Venture capitalists are paying high premiums to invest in Artificial Intelligence (AI) startups, despite little to no public revenue. The success of OpenAI’s ChatGPT has fueled competition among investors, leading to inflated valuations in the industry, with OpenAI currently valued at $27 billion. The rush to invest has resulted in a strong premium, causing concern about whether companies will move towards revenue generation. However, some startups have already shown tremendous growth, leading to justification for premium investments. The funds dedicated to emerging generative AI startups, such as Adept, Inflection AI, Pinecone and Runway, have been on the rise, with investments totaling $1.7 billion in Q1 2023.

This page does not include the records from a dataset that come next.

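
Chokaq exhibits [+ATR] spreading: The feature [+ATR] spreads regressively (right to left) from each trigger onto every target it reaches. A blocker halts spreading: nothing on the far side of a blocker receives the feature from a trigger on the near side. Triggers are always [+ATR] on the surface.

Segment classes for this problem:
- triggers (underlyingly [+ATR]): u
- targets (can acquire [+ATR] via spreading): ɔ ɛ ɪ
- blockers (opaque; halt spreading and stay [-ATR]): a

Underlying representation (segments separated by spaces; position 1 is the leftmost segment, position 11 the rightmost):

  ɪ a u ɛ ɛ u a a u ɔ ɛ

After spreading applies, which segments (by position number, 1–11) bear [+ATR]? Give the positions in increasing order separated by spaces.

From /u/ at 3 leftward: 2 /a/ blocks.
From /u/ at 6 leftward: 5 /ɛ/ → [+ATR]; 4 /ɛ/ → [+ATR]; 3 /u/ is itself a trigger — this domain ends here.
From /u/ at 9 leftward: 8 /a/ blocks.
Targets with no active source: positions 1 10 11 stay [-ATR].

3 4 5 6 9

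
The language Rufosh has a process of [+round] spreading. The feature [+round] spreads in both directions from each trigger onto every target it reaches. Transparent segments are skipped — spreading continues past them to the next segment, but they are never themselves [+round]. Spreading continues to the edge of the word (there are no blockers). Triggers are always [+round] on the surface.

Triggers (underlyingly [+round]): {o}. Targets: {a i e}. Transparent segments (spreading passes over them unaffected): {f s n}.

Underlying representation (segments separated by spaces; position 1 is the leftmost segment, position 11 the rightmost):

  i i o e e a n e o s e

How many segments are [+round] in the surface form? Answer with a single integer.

From /o/ at 3 rightward: 4 /e/ → [+round]; 5 /e/ → [+round]; 6 /a/ → [+round]; 7 /n/ transparent; 8 /e/ → [+round]; 9 /o/ is itself a trigger — this domain ends here.
From /o/ at 3 leftward: 2 /i/ → [+round]; 1 /i/ → [+round]; word edge.
From /o/ at 9 rightward: 10 /s/ transparent; 11 /e/ → [+round]; word edge.
From /o/ at 9 leftward: 8 /e/ → [+round]; 7 /n/ transparent; 6 /a/ → [+round]; 5 /e/ → [+round]; 4 /e/ → [+round]; 3 /o/ is itself a trigger — this domain ends here.
[+round] positions on the surface: 1 2 3 4 5 6 8 9 11.

9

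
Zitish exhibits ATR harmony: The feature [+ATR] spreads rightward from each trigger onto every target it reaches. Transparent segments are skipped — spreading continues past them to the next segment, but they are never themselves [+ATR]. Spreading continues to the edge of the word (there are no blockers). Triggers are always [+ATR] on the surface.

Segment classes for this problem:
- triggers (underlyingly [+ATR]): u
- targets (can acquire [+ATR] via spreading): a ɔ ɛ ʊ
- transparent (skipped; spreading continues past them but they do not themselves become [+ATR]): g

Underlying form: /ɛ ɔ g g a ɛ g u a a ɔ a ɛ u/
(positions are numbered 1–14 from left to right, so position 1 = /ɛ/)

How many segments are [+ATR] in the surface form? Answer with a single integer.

7

From /u/ at 8 rightward: 9 /a/ → [+ATR]; 10 /a/ → [+ATR]; 11 /ɔ/ → [+ATR]; 12 /a/ → [+ATR]; 13 /ɛ/ → [+ATR]; 14 /u/ is itself a trigger — this domain ends here.
From /u/ at 14 rightward: word edge.
Targets with no active source: positions 1 2 5 6 stay [-ATR].
[+ATR] positions on the surface: 8 9 10 11 12 13 14.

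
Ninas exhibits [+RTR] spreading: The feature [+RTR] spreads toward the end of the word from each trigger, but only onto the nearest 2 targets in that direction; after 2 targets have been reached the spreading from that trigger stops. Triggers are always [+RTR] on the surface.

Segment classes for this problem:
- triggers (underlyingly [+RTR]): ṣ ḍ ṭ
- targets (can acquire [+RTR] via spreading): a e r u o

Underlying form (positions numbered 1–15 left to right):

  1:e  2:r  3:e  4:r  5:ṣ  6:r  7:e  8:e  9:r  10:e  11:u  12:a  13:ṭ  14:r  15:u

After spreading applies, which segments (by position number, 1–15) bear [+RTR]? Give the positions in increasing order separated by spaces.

5 6 7 13 14 15

From /ṣ/ at 5 rightward: 6 /r/ → [+RTR]; 7 /e/ → [+RTR]; bound reached.
From /ṭ/ at 13 rightward: 14 /r/ → [+RTR]; 15 /u/ → [+RTR]; bound reached.
Targets with no active source: positions 1 2 3 4 8 9 10 11 12 stay [-emphatic].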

In Europe, potential investment targets are increasing in popularity with investors hoping to find a European equivalent of OpenAI. French startup Mistral, and German startup Aleph Alpha, founded by former research scientists from Google DeepMind and Facebook-owner Meta respectively, have already been in discussions to raise significant funding.
While AI startup investments slightly dropped in 2022, the funding picked up after the emergence of ChatGPT at the end of last year. Investors are starting to move away from generalist AI to specific applications where risks to humanity are at a minimum. With Europe accounting for 15% of AI journal publications compared to the US’ 10%, AlbionVC partner David Grimm highlights a significant opportunity for European startups focusing on defense, national security, and tech sovereignty.
However, the threat to humanity remains a concern for investors. To prevent investing in AI that could pose a threat to humanity, investors are prioritizing specific applications of AI as opposed to generalist use cases.